Ahh right, why is that? I done a lot of research before choosing them and hadn't seen that mentioned anywhere.
I wouldn't say that they need to be in a species only tank, but you have to be pretty choosy for tankmates. Honey gouramis are a very mild mannered fish. So you can't have them with overly aggressive or fin nippers or overly active tank mates. Also, some fish like to have some current in the tank. Honeys need calmer waters.
 
Yeah that's what I'd read and the reason I chose Ember Tetras and Panda Corys. The Bristlenose Pleco was a refugee from another tank but she's super timid.
The chasing seems to have calmed down a bit now anyway :)
 
What you have are not T. chuna. The trade name game got you there - you have one of the probably T labiosa. It's a "name hijack", as chuna are sweet, small gouramis that lose their colour when stressed. T chuna are the "honey gourami" you read about. They don't sell well as their beauty only comes out when they have been in your tank for a bit. The possible labiosa hybrids (or test tube colour forms, or linebred colour forms - it's a trade secret) are bigger, rougher and more aggressive, and the tacking the name of a well known but hard to find species onto them helps sales. There's a wealth of info on honey gouramis, and you probably looked it up and learned about the behaviour of the fish that had the name for 50-60 years.

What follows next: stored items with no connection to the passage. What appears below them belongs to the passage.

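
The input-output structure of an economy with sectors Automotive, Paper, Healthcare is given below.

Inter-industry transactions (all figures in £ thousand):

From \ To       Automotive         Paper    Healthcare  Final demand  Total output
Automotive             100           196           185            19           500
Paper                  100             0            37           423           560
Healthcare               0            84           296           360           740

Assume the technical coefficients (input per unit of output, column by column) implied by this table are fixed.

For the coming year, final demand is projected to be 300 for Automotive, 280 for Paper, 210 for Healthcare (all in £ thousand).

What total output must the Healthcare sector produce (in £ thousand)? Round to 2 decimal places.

Technical coefficients a_ij = z_ij / X_j:
  a_AA = 100/500 = 0.20, a_PA = 100/500 = 0.20, a_HA = 0/500 = 0.00
  a_AP = 196/560 = 0.35, a_PP = 0/560 = 0.00, a_HP = 84/560 = 0.15
  a_AH = 185/740 = 0.25, a_PH = 37/740 = 0.05, a_HH = 296/740 = 0.40
I − A =
  [   0.80    -0.35    -0.25]
  [  -0.20     1.00    -0.05]
  [   0.00    -0.15     0.60]
Cofactors of I−A, C_ij = (−1)^(i+j)·(minor ij) (rows/columns in the sector order above):
  C_11 = (1.00)(0.60) − (-0.05)(-0.15) = 0.5925
  C_12 = −[(-0.20)(0.60) − (-0.05)(0.00)] = 0.1200
  C_13 = (-0.20)(-0.15) − (1.00)(0.00) = 0.0300
  C_21 = −[(-0.35)(0.60) − (-0.25)(-0.15)] = 0.2475
  C_22 = (0.80)(0.60) − (-0.25)(0.00) = 0.4800
  C_23 = −[(0.80)(-0.15) − (-0.35)(0.00)] = 0.1200
  C_31 = (-0.35)(-0.05) − (-0.25)(1.00) = 0.2675
  C_32 = −[(0.80)(-0.05) − (-0.25)(-0.20)] = 0.0900
  C_33 = (0.80)(1.00) − (-0.35)(-0.20) = 0.7300
det(I−A) = Σ_j (I−A)_1j·C_1j = (0.80)(0.5925) + (-0.35)(0.1200) + (-0.25)(0.0300) = 0.4245
adj(I−A) = Cᵀ =
  [ 0.5925   0.2475   0.2675]
  [ 0.1200   0.4800   0.0900]
  [ 0.0300   0.1200   0.7300]
(I − A)⁻¹ = adj(I−A) / det(I−A) ≈
  [   1.3958     0.5830     0.6302]
  [   0.2827     1.1307     0.2120]
  [   0.0707     0.2827     1.7197]
x = (I − A)⁻¹ d = adj(I−A)·d / det(I−A), with det(I−A) = 0.4245:
  x_A = (0.5925·300 + 0.2475·280 + 0.2675·210) / 0.4245 = 303.225 / 0.4245 ≈ 714.31
  x_P = (0.1200·300 + 0.4800·280 + 0.0900·210) / 0.4245 = 189.30 / 0.4245 ≈ 445.94
  x_H = (0.0300·300 + 0.1200·280 + 0.7300·210) / 0.4245 = 195.90 / 0.4245 ≈ 461.48

x_H = 461.48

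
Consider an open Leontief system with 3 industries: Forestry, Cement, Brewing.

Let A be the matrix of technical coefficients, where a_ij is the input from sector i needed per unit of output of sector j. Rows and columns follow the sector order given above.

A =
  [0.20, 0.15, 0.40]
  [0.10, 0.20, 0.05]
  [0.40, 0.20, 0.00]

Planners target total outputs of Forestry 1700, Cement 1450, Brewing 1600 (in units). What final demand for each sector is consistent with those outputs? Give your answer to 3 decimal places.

d_1 = 502.500, d_2 = 910.000, d_3 = 630.000

I − A =
  [   0.80    -0.15    -0.40]
  [  -0.10     0.80    -0.05]
  [  -0.40    -0.20     1.00]
d = (I − A) x:
  d_1 = (+0.80)·1700 + (-0.15)·1450 + (-0.40)·1600 = 502.500
  d_2 = (-0.10)·1700 + (+0.80)·1450 + (-0.05)·1600 = 910.000
  d_3 = (-0.40)·1700 + (-0.20)·1450 + (+1.00)·1600 = 630.000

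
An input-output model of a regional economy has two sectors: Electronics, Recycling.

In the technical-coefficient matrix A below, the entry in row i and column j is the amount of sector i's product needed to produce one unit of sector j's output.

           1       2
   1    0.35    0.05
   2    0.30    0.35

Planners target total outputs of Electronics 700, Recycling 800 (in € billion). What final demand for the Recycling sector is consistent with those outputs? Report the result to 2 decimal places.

d_2 = 310.00

I − A =
  [   0.65    -0.05]
  [  -0.30     0.65]
d = (I − A) x:
  d_1 = (+0.65)·700 + (-0.05)·800 = 415.00
  d_2 = (-0.30)·700 + (+0.65)·800 = 310.00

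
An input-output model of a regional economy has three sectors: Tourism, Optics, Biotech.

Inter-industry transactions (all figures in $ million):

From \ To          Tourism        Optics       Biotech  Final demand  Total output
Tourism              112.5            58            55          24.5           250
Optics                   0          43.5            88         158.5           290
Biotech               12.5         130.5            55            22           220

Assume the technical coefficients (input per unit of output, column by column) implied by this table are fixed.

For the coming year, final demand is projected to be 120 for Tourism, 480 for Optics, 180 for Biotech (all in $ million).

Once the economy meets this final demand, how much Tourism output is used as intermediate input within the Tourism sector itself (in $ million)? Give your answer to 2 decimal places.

Technical coefficients a_ij = z_ij / X_j:
  a_TT = 112.5/250 = 0.45, a_OT = 0/250 = 0.00, a_BT = 12.5/250 = 0.05
  a_TO = 58/290 = 0.20, a_OO = 43.5/290 = 0.15, a_BO = 130.5/290 = 0.45
  a_TB = 55/220 = 0.25, a_OB = 88/220 = 0.40, a_BB = 55/220 = 0.25
I − A =
  [   0.55    -0.20    -0.25]
  [   0.00     0.85    -0.40]
  [  -0.05    -0.45     0.75]
Cofactors of I−A, C_ij = (−1)^(i+j)·(minor ij) (rows/columns in the sector order above):
  C_11 = (0.85)(0.75) − (-0.40)(-0.45) = 0.4575
  C_12 = −[(0.00)(0.75) − (-0.40)(-0.05)] = 0.0200
  C_13 = (0.00)(-0.45) − (0.85)(-0.05) = 0.0425
  C_21 = −[(-0.20)(0.75) − (-0.25)(-0.45)] = 0.2625
  C_22 = (0.55)(0.75) − (-0.25)(-0.05) = 0.4000
  C_23 = −[(0.55)(-0.45) − (-0.20)(-0.05)] = 0.2575
  C_31 = (-0.20)(-0.40) − (-0.25)(0.85) = 0.2925
  C_32 = −[(0.55)(-0.40) − (-0.25)(0.00)] = 0.2200
  C_33 = (0.55)(0.85) − (-0.20)(0.00) = 0.4675
det(I−A) = Σ_j (I−A)_1j·C_1j = (0.55)(0.4575) + (-0.20)(0.0200) + (-0.25)(0.0425) = 0.2370
adj(I−A) = Cᵀ =
  [ 0.4575   0.2625   0.2925]
  [ 0.0200   0.4000   0.2200]
  [ 0.0425   0.2575   0.4675]
(I − A)⁻¹ = adj(I−A) / det(I−A) ≈
  [   1.9304     1.1076     1.2342]
  [   0.0844     1.6878     0.9283]
  [   0.1793     1.0865     1.9726]
First solve x = (I − A)⁻¹ d = adj(I−A)·d / det(I−A); in particular x_T = (0.4575·120 + 0.2625·480 + 0.2925·180) / 0.2370 = 233.55 / 0.2370 ≈ 985.4430.
Intermediate flow from T to T: z_TT = a_TT · x_T = 0.45 × 233.55 / 0.2370 = 105.0975 / 0.2370 ≈ 443.45.

z_TT = 443.45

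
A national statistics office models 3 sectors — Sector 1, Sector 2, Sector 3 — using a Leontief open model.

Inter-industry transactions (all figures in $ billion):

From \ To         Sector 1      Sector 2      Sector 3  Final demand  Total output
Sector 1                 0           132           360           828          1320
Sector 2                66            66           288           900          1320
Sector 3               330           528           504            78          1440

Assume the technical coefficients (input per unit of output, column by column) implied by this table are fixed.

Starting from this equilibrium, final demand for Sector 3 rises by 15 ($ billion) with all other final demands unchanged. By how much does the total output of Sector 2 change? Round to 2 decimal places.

Technical coefficients a_ij = z_ij / X_j:
  a_11 = 0/1320 = 0.00, a_21 = 66/1320 = 0.05, a_31 = 330/1320 = 0.25
  a_12 = 132/1320 = 0.10, a_22 = 66/1320 = 0.05, a_32 = 528/1320 = 0.40
  a_13 = 360/1440 = 0.25, a_23 = 288/1440 = 0.20, a_33 = 504/1440 = 0.35
I − A =
  [   1.00    -0.10    -0.25]
  [  -0.05     0.95    -0.20]
  [  -0.25    -0.40     0.65]
Cofactors of I−A, C_ij = (−1)^(i+j)·(minor ij) (rows/columns in the sector order above):
  C_11 = (0.95)(0.65) − (-0.20)(-0.40) = 0.5375
  C_12 = −[(-0.05)(0.65) − (-0.20)(-0.25)] = 0.0825
  C_13 = (-0.05)(-0.40) − (0.95)(-0.25) = 0.2575
  C_21 = −[(-0.10)(0.65) − (-0.25)(-0.40)] = 0.1650
  C_22 = (1.00)(0.65) − (-0.25)(-0.25) = 0.5875
  C_23 = −[(1.00)(-0.40) − (-0.10)(-0.25)] = 0.4250
  C_31 = (-0.10)(-0.20) − (-0.25)(0.95) = 0.2575
  C_32 = −[(1.00)(-0.20) − (-0.25)(-0.05)] = 0.2125
  C_33 = (1.00)(0.95) − (-0.10)(-0.05) = 0.9450
det(I−A) = Σ_j (I−A)_1j·C_1j = (1.00)(0.5375) + (-0.10)(0.0825) + (-0.25)(0.2575) = 0.464875
adj(I−A) = Cᵀ =
  [ 0.5375   0.1650   0.2575]
  [ 0.0825   0.5875   0.2125]
  [ 0.2575   0.4250   0.9450]
(I − A)⁻¹ = adj(I−A) / det(I−A) ≈
  [   1.1562     0.3549     0.5539]
  [   0.1775     1.2638     0.4571]
  [   0.5539     0.9142     2.0328]
Δx = (I − A)⁻¹ Δd with Δd having +15 in the Sector 3 component and 0 elsewhere.
So Δx_2 = L_23 · (+15), where L_23 = adj(I−A)_23 / det(I−A) = 0.2125 / 0.464875.
Δx_2 = 0.2125 × (+15) / 0.464875 = 3.1875 / 0.464875 ≈ 6.86.

Δx_2 = 6.86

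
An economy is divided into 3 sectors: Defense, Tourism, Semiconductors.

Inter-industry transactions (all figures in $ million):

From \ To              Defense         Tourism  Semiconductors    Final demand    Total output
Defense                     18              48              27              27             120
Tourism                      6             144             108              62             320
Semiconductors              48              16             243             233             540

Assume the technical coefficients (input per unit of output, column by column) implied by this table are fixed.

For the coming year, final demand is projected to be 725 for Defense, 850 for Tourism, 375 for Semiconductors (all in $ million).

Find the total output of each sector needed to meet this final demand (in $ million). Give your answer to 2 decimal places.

Technical coefficients a_ij = z_ij / X_j:
  a_11 = 18/120 = 0.15, a_21 = 6/120 = 0.05, a_31 = 48/120 = 0.40
  a_12 = 48/320 = 0.15, a_22 = 144/320 = 0.45, a_32 = 16/320 = 0.05
  a_13 = 27/540 = 0.05, a_23 = 108/540 = 0.20, a_33 = 243/540 = 0.45
I − A =
  [   0.85    -0.15    -0.05]
  [  -0.05     0.55    -0.20]
  [  -0.40    -0.05     0.55]
Cofactors of I−A, C_ij = (−1)^(i+j)·(minor ij) (rows/columns in the sector order above):
  C_11 = (0.55)(0.55) − (-0.20)(-0.05) = 0.2925
  C_12 = −[(-0.05)(0.55) − (-0.20)(-0.40)] = 0.1075
  C_13 = (-0.05)(-0.05) − (0.55)(-0.40) = 0.2225
  C_21 = −[(-0.15)(0.55) − (-0.05)(-0.05)] = 0.0850
  C_22 = (0.85)(0.55) − (-0.05)(-0.40) = 0.4475
  C_23 = −[(0.85)(-0.05) − (-0.15)(-0.40)] = 0.1025
  C_31 = (-0.15)(-0.20) − (-0.05)(0.55) = 0.0575
  C_32 = −[(0.85)(-0.20) − (-0.05)(-0.05)] = 0.1725
  C_33 = (0.85)(0.55) − (-0.15)(-0.05) = 0.4600
det(I−A) = Σ_j (I−A)_1j·C_1j = (0.85)(0.2925) + (-0.15)(0.1075) + (-0.05)(0.2225) = 0.221375
adj(I−A) = Cᵀ =
  [ 0.2925   0.0850   0.0575]
  [ 0.1075   0.4475   0.1725]
  [ 0.2225   0.1025   0.4600]
(I − A)⁻¹ = adj(I−A) / det(I−A) ≈
  [   1.3213     0.3840     0.2597]
  [   0.4856     2.0215     0.7792]
  [   1.0051     0.4630     2.0779]
x = (I − A)⁻¹ d = adj(I−A)·d / det(I−A), with det(I−A) = 0.221375:
  x_1 = (0.2925·725 + 0.0850·850 + 0.0575·375) / 0.221375 = 305.875 / 0.221375 ≈ 1381.71
  x_2 = (0.1075·725 + 0.4475·850 + 0.1725·375) / 0.221375 = 523.00 / 0.221375 ≈ 2362.51
  x_3 = (0.2225·725 + 0.1025·850 + 0.4600·375) / 0.221375 = 420.9375 / 0.221375 ≈ 1901.47

x_1 = 1381.71, x_2 = 2362.51, x_3 = 1901.47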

You still have a nice, slightly larger fish though. You're describing what happens as they grow up.

I used to breed T. chuna, and had a lot of them as a result. I disagree with the single species tank comment, although I always like to keep fish that way. They do fine in communities.

In the way of the world, I co-wrote a book on gouramis 20 or so years ago. A few months after publication, the Asian farms released a wave of genetically modified gouramis onto the market, and swept away the natural species aquarists had loved for generations. Neon blue, red, fake honey gouramis, unrecognizeable forms of T lalia - the situation in stores changed rapidly, and what I wrote about became obsolete info (for marketers) before the ink had dried. The renaming of honeys was part of that commercial process.
 
Hi Gary, thank you for taking the time to write such an informative post. I'll have a good read up on t. labiosa when I finish work today. I'm not too fussed about the fish store getting the species incorrect because I love the little things regardless.